The Corporate Philanthropist: Stakeholders' Expectations of Business - Page 6
Page 6 of 12
Foreign Leader Perspective: Open for Business, but Not Business as Usual
Liberia is on the move. After decades of economic mismanagement and 14 years of brutal civil war, Liberia’s national nightmare is over. Progress is underway toward the vision of achieving rapid, inclusive, and sustainable growth articulated in our bold, three-year national development plan—the Lift Liberia Poverty Reduction Strategy (PRS).
The sheer quantity of projects, programs, and policy reforms that the Government of Liberia, with the support of its many key development partners, aims to deliver in the coming years is staggering. And
yet, at the heart of Liberia’s PRS is an understanding that the private sector holds the key to the country’s future.
Historically, Liberia has always been open to free enterprise and outside investment. But the picture is complicated, to say the least. Liberia’s economy posted steady economic growth following World War II and GDP vaulted from us $36 million in 1950 to $500 million in 1972. However, most of these gains were concentrated within the elite, and the majority of Liberians saw little benefit. A group of
American academics in the mid-1960s famously described the situation in Liberia as “growth without development.”
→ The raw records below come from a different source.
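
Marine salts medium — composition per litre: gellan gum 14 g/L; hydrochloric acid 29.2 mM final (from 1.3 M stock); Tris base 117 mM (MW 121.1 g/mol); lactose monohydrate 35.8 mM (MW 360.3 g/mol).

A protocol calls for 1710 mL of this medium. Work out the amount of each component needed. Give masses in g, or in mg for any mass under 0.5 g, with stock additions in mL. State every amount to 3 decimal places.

gellan gum 23.940 g; hydrochloric acid 38.409 mL; Tris base 24.228 g; lactose monohydrate 22.057 g

Target volume = 1710 mL = 1.71 L.
gellan gum: 14 g/L × 1.71 L = 23.940 g
hydrochloric acid: dilute stock: 29.2 mM × 1710 mL ÷ 1300 mM = 38.409 mL
Tris base: 117 mmol/L × 121.1 g/mol × 1.71 L ÷ 1000 = 24.228 g
lactose monohydrate: 35.8 mmol/L × 360.3 g/mol × 1.71 L ÷ 1000 = 22.057 g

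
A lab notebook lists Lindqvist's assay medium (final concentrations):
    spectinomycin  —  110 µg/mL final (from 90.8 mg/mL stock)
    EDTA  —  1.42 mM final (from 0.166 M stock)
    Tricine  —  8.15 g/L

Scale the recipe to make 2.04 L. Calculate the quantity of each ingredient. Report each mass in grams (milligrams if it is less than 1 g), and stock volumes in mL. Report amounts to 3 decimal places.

spectinomycin 2.471 mL; EDTA 17.451 mL; Tricine 16.626 g

Working volume: 2.04 L.
spectinomycin: V = C2·V2/C1 = 110 µg/mL × 2040 mL ÷ 90800 µg/mL = 2.471 mL
EDTA: C1V1 = C2V2 → 1.42 mM × 2040 mL ÷ 166 mM = 17.451 mL
Tricine: 8.15 g/L × 2.04 L = 16.626 g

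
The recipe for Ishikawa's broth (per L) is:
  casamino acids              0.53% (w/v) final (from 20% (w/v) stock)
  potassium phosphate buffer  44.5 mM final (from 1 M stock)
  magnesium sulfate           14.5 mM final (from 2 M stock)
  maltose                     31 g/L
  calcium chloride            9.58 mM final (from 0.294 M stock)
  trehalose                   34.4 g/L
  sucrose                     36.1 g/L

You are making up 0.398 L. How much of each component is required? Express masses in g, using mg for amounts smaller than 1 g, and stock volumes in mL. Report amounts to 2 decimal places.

Scale factor relative to 1 L: 0.398.
casamino acids: V = C2·V2/C1 = 0.53% ÷ 20% × 398 mL = 10.55 mL
potassium phosphate buffer: V = C2·V2/C1 = 44.5 mM × 398 mL ÷ 1000 mM = 17.71 mL
magnesium sulfate: C1V1 = C2V2 → 14.5 mM × 398 mL ÷ 2000 mM = 2.89 mL
maltose: 31 g/L × 0.398 L = 12.34 g
calcium chloride: dilute stock: 9.58 mM × 398 mL ÷ 294 mM = 12.97 mL
trehalose: 34.4 g/L × 0.398 L = 13.69 g
sucrose: 36.1 g/L × 0.398 L = 14.37 g

casamino acids 10.55 mL; potassium phosphate buffer 17.71 mL; magnesium sulfate 2.89 mL; maltose 12.34 g; calcium chloride 12.97 mL; trehalose 13.69 g; sucrose 14.37 g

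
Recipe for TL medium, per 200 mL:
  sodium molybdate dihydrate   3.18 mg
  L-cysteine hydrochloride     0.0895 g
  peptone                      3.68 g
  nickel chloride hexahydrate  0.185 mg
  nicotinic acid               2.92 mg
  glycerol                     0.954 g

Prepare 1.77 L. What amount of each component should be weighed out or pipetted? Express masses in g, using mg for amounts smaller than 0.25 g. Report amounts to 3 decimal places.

sodium molybdate dihydrate 28.143 mg; L-cysteine hydrochloride 0.792 g; peptone 32.568 g; nickel chloride hexahydrate 1.637 mg; nicotinic acid 25.842 mg; glycerol 8.443 g

Ratio of target to recipe volume: 1770 / 200 = 8.85.
sodium molybdate dihydrate: 3.18 mg × (1770 mL / 200 mL) = 28.143 mg
L-cysteine hydrochloride: 0.0895 g × (1770 mL / 200 mL) = 0.792 g
peptone: 3.68 g × (1770 mL / 200 mL) = 32.568 g
nickel chloride hexahydrate: 0.185 mg × (1770 mL / 200 mL) = 1.637 mg
nicotinic acid: 2.92 mg × (1770 mL / 200 mL) = 25.842 mg
glycerol: 0.954 g × (1770 mL / 200 mL) = 8.443 g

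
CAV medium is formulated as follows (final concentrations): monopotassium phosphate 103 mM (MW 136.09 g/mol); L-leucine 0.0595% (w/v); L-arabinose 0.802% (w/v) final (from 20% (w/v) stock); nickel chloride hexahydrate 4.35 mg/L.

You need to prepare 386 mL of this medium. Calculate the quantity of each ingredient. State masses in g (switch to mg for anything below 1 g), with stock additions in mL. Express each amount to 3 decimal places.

monopotassium phosphate 5.411 g; L-leucine 229.670 mg; L-arabinose 15.479 mL; nickel chloride hexahydrate 1.679 mg

Scale factor relative to 1 L: 0.386.
monopotassium phosphate: 103 mmol/L × 136.09 g/mol × 0.386 L ÷ 1000 = 5.411 g
L-leucine: 0.0595 g per 100 mL × 386 mL ÷ 100 = 0.22967 g = 229.670 mg
L-arabinose: dilute stock: 0.802% ÷ 20% × 386 mL = 15.479 mL
nickel chloride hexahydrate: 4.35 mg/L × 0.386 L = 1.679 mg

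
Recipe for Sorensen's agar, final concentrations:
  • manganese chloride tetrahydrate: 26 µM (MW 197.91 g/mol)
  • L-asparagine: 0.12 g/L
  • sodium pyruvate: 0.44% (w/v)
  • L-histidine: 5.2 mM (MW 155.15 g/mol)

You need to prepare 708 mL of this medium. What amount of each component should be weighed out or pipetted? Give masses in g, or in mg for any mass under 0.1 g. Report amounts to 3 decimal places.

Working volume: 708 mL = 0.708 L.
manganese chloride tetrahydrate: 26 µmol/L × 197.91 g/mol × 0.708 L ÷ 1000 = 3.643 mg
L-asparagine: 0.12 g/L × 0.708 L = 0.08496 g = 84.960 mg
sodium pyruvate: 0.44 g per 100 mL × 708 mL ÷ 100 = 3.115 g
L-histidine: 5.2 mmol/L × 155.15 g/mol × 0.708 L ÷ 1000 = 0.571 g

manganese chloride tetrahydrate 3.643 mg; L-asparagine 84.960 mg; sodium pyruvate 3.115 g; L-histidine 0.571 g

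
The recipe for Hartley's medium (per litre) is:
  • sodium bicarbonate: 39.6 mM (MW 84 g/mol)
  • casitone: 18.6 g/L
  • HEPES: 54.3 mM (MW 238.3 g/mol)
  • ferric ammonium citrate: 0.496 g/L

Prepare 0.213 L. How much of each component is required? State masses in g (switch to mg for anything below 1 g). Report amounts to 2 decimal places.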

So what’s our plan today? Keeping in mind our nation’s unfortunate history of consolidated economic power, we are seeking to quickly revive Liberia’s traditional sources of growth – rubber, timber, mining, and cash crops – while ensuring that the benefits accrue to all Liberians in a sustainable manner. We’ve already made important strides on this front. After taking office in 2006, my administration conducted a critical examination and renegotiation of our largest investment contracts with ArcelorMittal and Firestone. A recent Revenue Watch case study praised our constructive engagement with private sector partners in these renegotiations which successfully secured a better deal for our nation and people, while also bolstering trust and building investor confidence in our administration. This effort has paved the way for new investment agreements in the mining, forestry, and agriculture sectors.
But to ensure inclusiveness and sustainability, we must go beyond encouraging investments from international companies in our extractive industries. We must take strong steps to diversify the economy over the medium term into the competitive production of labor-intensive downstream products, manufactured goods, and services. We hope to see this as the focus of new investors. Returns may be slower, but for the socially minded investor, there are still excellent opportunities. One example is that of Buchanan Renewable Energies using old rubber trees to produce electricity and providing seedlings for felled trees—sustainable development with a positive environmental impact.
My government’s commitment to a robust private sector is starting to pay off. Critical infrastructure, such as roads and electricity, is improving. The strengthened business climate is reflected in the fact that Liberia has been one of the fastest improving performers on the World Bank’s Doing Business Survey over the last three years. And a recent report from Transparency International shows significant progress in the fight against corruption. As government strives to do its part, we remain acutely aware that it’s the private sector that will ultimately determine whether we reach our goal of rapid, inclusive, and sustainable growth.
Ellen Johnson Sirleaf is Liberia’s first elected female president, as well as the first elected African female leader.
CECP asks today’s business leaders to consider:
- How can the private sector work with government to simultaneously support business and societal growth in emerging markets?
- Is there a link between a business’ commitment to making socially-minded investments and that company’s long-term prospects for success?
- How can business shift its strategy to encourage sustainable development with a positive environmental impact?